Malgré l’évolution positive des structures scolaires, il y a encore beaucoup de salles de classe sans aucun système de rafraichissement d’air à La Réunion. Notamment dans les ateliers et les salles de technologie professionnelle. Il y fait très chaud en décembre et en janvier-février. Les conditions de travail sont difficiles pour les élèves comme pour les adultes. Sans parler des perturbations dues aux phénomènes naturels (fortes pluies, cyclones…).
L’expérience de la Calédonie montre bien que la période post-Bac peut être utilisée à bon escient en mettant quelques moyens à disposition de nos jeunes (cours de perfectionnement, de remise à niveau…).
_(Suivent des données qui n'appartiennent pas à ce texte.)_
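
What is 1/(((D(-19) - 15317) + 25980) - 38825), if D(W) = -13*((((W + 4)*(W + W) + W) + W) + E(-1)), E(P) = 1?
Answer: -1/35091 ≈ -2.8497e-5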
Elle peut aussi permettre toute réflexion sur son avenir, le murissement d’un projet, le changement d’orientation, l’exécution sans stress de toutes démarches administratives, la recherche d’un logement, etc., et contribuer ainsi à la réussite du projet personnel. Je suis certain que la réussite des jeunes Calédoniens n’est pas moindre que celle des jeunes Réunionnais. Sans compter que partir hors période de rush et de façon étalée ferait baisser la prise en charge de la mobilité de façon significative.
Il est évident que les organismes de formation locaux devront aussi adopter ce calendrier.
Il est certain que sa mise en place trouvera des opposants — ce que j’étais moi-même. C’est le jeu de la démocratie. Il faudra cependant trouver des arguments convaincants et non pas jouer sur la peur des parents et/ou du changement.
Mais il est vrai aussi que tant que le mythe des vacances de juillet-août en France perdurera, au détriment de ceux qui travaillent dans des conditions extrêmement difficiles des classes surchauffées ou dans le stress des préparatifs de départ, rien ne se fera. »

(Source : "L’Instant éducation" du 4 avril 2013)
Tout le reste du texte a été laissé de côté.